Joni Elsenpeter is a UI labor relations specialist, which means she works with campus departments and employees to resolve or improve work-related issues. Previously she worked in university administration, hearing labor grievances. She has a UI master’s degree in organizational communication and is working on a second master’s through the Institute of Labor and Industrial Relations. She is also known by the name Joni Laurence, which she uses when singing and performing. She has two CDs to her credit. Her latest, "Daphne Speaks," was released last week.
How did you get interested in a career concerning labor and work issues?
I was a speech communications major as an undergraduate at Northeast Missouri State University, now called Truman State. I always knew I wanted to do something that would make the workplace a better place to be. I didn’t know exactly how, but that’s the degree I chose, knowing this is the kind of work I wanted to do.
What inspired you as a teen-ager to be concerned with making workplaces better?
I think it had a lot to do with my mom. She was a clerk in a trucking company and always had terrible managers, a terrible work environment and came home very tired and disillusioned. I thought if there was a way, I’d try to make the workplace a better place for people to be.
Is your mom still there?
She’s retired and is a weaver now. A fiber artist, she calls herself.
Where did you grow up?
I grew up in Quincy.
I understand you started playing guitar when you were a young teen, but then gave it up.
Yes, I started when I was 12. I learned to play one song – ‘Mrs. Robinson’ by Simon and Garfunkel. I didn’t play after that until I was about 21. I met someone who played and I said ‘Oh, I think I know how to play "Mrs. Robinson." ’ That’s when I really started playing again.
Did you always sing and think you had a good voice?
No, I was very, very shy as a child and didn’t sing for hardly anyone. My mom played guitar when I was a kid and we’d written a song together that she wanted me to sing for my grandma. She played the introduction on the guitar and I was going to sing but I just couldn’t get it out. I couldn’t do it. It took me a long time to find my voice and the more I sing the more adventurous I get in finding out what my voice can do.
You previously played in Dear Connie, a local group. What’s happened since you’ve been performing solo?
The very first song on my first CD, ‘Short Time’ is called ‘Courtyard Café’ and it’s about the very first time I performed solo, which was at the Illini Union on an open stage. It was very nerve-racking. But you get over it. The more you do it, the better you get at it. Now I have two CDs and performing is something I want to do.
My short-term goal right now is building a following locally and regionally -- in Peoria, Bloomington, Springfield and Chicago.
Are you married and how do you spend your free time?
No, I’m not married. I have a partner. We have a house and we have four cats and a dog and lots of really great friends. I also volunteer at A Woman’s Fund and I’m on the board of directors. Between all of that, music and work, my life is very full.
Your last name is Elsenpeter. Why did you choose the stage name Laurence?

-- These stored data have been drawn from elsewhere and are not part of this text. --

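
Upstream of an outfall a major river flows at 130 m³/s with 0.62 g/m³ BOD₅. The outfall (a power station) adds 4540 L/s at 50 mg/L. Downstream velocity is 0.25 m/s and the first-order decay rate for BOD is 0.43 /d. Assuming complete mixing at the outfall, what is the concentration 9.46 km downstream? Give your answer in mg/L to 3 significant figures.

4540 L/s = 4.54 m³/s.
After complete mixing, C₀ = (4.54·50 + 130·0.62) / 134.5 = 2.286 mg/L.
Travel time t = 9460 m / 0.25 m/s = 3.784e+04 s = 0.438 d.
C = 2.286·exp(−0.43·0.438) = 2.286·0.8283 = 1.894 mg/L.

1.89 mg/L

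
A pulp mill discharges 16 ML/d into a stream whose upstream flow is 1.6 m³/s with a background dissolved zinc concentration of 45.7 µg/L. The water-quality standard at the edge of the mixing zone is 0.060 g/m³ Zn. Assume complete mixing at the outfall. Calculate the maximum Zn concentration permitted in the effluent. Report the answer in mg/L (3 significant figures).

0.184 mg/L

16 ML/d = 0.1852 m³/s.
45.7 µg/L = 0.0457 mg/L.
Mass balance: 0.06·1.785 = 0.1852·Cₑ + 1.6·0.0457.
Cₑ = (0.1071 − 0.07312) / 0.1852 = 0.1836 mg/L.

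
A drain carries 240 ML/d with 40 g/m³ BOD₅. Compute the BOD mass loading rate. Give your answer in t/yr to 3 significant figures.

240 ML/d = 2.778 m³/s.
Mass flux = Q·C = 2.778 m³/s × 40 g/m³ = 111.1 g/s.
= 111.1 g/s × 31.56 = 3506 t/yr.

3510 t/yr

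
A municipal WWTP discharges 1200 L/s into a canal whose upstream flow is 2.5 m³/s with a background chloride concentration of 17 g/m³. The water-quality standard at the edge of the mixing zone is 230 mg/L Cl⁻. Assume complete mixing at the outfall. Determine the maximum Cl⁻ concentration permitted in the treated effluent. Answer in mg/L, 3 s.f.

674 mg/L

1200 L/s = 1.2 m³/s.
Mass balance: 230·3.7 = 1.2·Cₑ + 2.5·17.
Cₑ = (851 − 42.5) / 1.2 = 673.8 mg/L.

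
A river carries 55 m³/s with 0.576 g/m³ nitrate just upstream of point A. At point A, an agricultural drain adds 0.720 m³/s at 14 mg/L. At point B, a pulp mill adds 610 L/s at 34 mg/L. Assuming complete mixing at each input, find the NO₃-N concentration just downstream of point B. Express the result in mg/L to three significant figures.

After input A: C = (55·0.576 + 0.72·14) / 55.72 = 0.7495 mg/L.
610 L/s = 0.61 m³/s.
After input B: C = (55.72·0.7495 + 0.61·34) / 56.33 = 1.11 mg/L.

1.11 mg/L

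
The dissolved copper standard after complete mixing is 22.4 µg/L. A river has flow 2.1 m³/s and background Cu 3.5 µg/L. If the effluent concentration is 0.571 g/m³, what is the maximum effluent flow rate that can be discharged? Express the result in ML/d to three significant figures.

3.5 µg/L = 0.0035 mg/L.
22.4 µg/L = 0.0224 mg/L.
Mass balance at complete mixing: C_std·(Q_w + Q_r) = Q_w·C_e + Q_r·C_b.
Rearranging, Q_w = Q_r·(C_std − C_b)/(C_e − C_std) = 2.1·(0.0224 − 0.0035) / (0.571 − 0.0224) = 0.07235 m³/s.
= 6.251 ML/d.

6.25 ML/d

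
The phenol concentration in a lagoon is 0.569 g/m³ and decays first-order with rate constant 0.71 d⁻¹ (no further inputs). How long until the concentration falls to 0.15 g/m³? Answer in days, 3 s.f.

1.88 d

t = ln(C₀/C)/k = ln(0.569/0.15)/0.71 = 1.333/0.71 = 1.878 d.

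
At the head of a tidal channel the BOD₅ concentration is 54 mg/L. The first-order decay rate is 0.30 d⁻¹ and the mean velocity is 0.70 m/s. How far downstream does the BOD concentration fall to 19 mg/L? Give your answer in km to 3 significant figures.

From C = C₀·e^(−kt), t = ln(C₀/C)/k = ln(54/19)/0.30 = 1.045/0.30 = 3.482 d.
Distance = v·t = 0.70 m/s × 3.008e+05 s = 2.106e+05 m = 210.6 km.

211 km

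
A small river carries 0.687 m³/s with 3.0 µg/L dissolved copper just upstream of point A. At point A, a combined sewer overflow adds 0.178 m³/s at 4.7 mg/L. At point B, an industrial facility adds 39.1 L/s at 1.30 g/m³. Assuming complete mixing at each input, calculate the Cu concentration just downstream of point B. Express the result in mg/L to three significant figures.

3.0 µg/L = 0.003 mg/L.
After input A: C = (0.687·0.003 + 0.178·4.7) / 0.865 = 0.9696 mg/L.
39.1 L/s = 0.0391 m³/s.
After input B: C = (0.865·0.9696 + 0.0391·1.3) / 0.9041 = 0.9838 mg/L.

0.984 mg/L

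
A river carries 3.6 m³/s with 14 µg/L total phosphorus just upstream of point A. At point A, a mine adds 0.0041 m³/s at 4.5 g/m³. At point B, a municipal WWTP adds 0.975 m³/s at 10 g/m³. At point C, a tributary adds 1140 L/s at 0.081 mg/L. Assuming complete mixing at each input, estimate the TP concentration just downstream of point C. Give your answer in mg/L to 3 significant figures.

14 µg/L = 0.014 mg/L.
After input A: C = (3.6·0.014 + 0.0041·4.5) / 3.604 = 0.0191 mg/L.
After input B: C = (3.604·0.0191 + 0.975·10) / 4.579 = 2.144 mg/L.
1140 L/s = 1.14 m³/s.
After input C: C = (4.579·2.144 + 1.14·0.081) / 5.719 = 1.733 mg/L.

1.73 mg/L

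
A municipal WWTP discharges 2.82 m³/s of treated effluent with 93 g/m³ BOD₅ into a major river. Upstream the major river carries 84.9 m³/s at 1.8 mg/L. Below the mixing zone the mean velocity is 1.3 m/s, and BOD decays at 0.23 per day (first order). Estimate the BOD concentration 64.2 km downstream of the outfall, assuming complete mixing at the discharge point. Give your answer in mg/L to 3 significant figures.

4.15 mg/L

After complete mixing, C₀ = (2.82·93 + 84.9·1.8) / 87.72 = 4.732 mg/L.
Travel time t = 6.42e+04 m / 1.3 m/s = 4.938e+04 s = 0.5716 d.
C = 4.732·exp(−0.23·0.5716) = 4.732·0.8768 = 4.149 mg/L.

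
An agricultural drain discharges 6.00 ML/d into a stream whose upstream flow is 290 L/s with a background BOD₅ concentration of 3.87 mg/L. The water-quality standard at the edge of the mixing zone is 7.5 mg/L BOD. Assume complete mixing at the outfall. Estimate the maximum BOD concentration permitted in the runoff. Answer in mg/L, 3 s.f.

22.7 mg/L

6.00 ML/d = 0.06944 m³/s.
290 L/s = 0.29 m³/s.
Mass balance: 7.5·0.3594 = 0.06944·Cₑ + 0.29·3.87.
Cₑ = (2.696 − 1.122) / 0.06944 = 22.66 mg/L.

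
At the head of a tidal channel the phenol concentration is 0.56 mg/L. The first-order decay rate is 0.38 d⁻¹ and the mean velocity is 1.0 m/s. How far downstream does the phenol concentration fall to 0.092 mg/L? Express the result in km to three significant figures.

411 km

From C = C₀·e^(−kt), t = ln(C₀/C)/k = ln(0.56/0.092)/0.38 = 1.806/0.38 = 4.753 d.
Distance = v·t = 1.0 m/s × 4.107e+05 s = 4.107e+05 m = 410.7 km.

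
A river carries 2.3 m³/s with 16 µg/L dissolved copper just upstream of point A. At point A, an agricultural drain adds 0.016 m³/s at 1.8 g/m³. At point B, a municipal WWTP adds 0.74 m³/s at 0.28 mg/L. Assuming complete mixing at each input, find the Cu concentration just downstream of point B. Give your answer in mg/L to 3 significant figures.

0.0893 mg/L

16 µg/L = 0.016 mg/L.
After input A: C = (2.3·0.016 + 0.016·1.8) / 2.316 = 0.02832 mg/L.
After input B: C = (2.316·0.02832 + 0.74·0.28) / 3.056 = 0.08927 mg/L.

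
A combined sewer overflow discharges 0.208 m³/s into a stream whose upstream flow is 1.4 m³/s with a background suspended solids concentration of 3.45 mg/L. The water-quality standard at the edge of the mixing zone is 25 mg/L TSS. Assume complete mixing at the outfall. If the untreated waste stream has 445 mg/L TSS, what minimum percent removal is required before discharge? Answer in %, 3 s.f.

61.8 %

Mass balance: 25·1.608 = 0.208·Cₑ + 1.4·3.45.
Cₑ = (40.2 − 4.83) / 0.208 = 170 mg/L.
Required removal = 1 − 170/445 = 61.79 %.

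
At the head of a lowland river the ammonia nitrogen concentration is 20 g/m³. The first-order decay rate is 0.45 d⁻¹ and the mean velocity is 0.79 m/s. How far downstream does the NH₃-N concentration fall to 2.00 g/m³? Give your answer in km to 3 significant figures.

From C = C₀·e^(−kt), t = ln(C₀/C)/k = ln(20/2.00)/0.45 = 2.303/0.45 = 5.117 d.
Distance = v·t = 0.79 m/s × 4.421e+05 s = 3.493e+05 m = 349.3 km.

349 km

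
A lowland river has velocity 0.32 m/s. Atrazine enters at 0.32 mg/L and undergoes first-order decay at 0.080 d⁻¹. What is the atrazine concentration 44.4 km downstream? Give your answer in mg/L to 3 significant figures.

0.281 mg/L

Travel time t = 44.4 km / 0.32 m/s = 4.44e+04/0.32 = 1.388e+05 s = 1.606 d.
First-order decay: C = 0.32·exp(−0.080·1.606) = 0.32·0.8794 = 0.2814 mg/L.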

Elsenpeter is not an easy name to remember or say, so I chose not to use it. But Laurence is my brother’s middle name and my mom, as a fiber artist, has taken the name Laurence as a last name. So I thought I’d follow suit.
Does your job as a labor relations specialist and you performing have anything to do with each other? Do they complement each other?
They’re very different. When I’m doing music I don’t think a thing about work. And when I’m doing my job I don’t think much about music. They seem to be pretty separate.
Are you hoping to be rich and famous?
Oh, I’d love to be rich and famous, but I don’t think it will be because of music. And I don’t know that I would want that anyway. I’d rather stay independent and work with other independent artists and have a lot more artistic control over what I’m doing and how I’m doing it.
How do you describe yourself? Labor relations specialist/singer-songwriter?
I hardly ever put those two titles together. Part of it is the name. Joni Elsenpeter is the labor relations specialist. Joni Laurence is the singer-songwriter. It’s only been in the last month that I’ve decided that I need to start meshing those two lives. This [interview] is an example. I’d like people to know I am a labor relations specialist on campus and hey, I also sing and play guitar. So I’m really trying hard to get over that hump of keeping those two lives separate.
I am really all the same person. I can do labor relations and I can sing and write songs.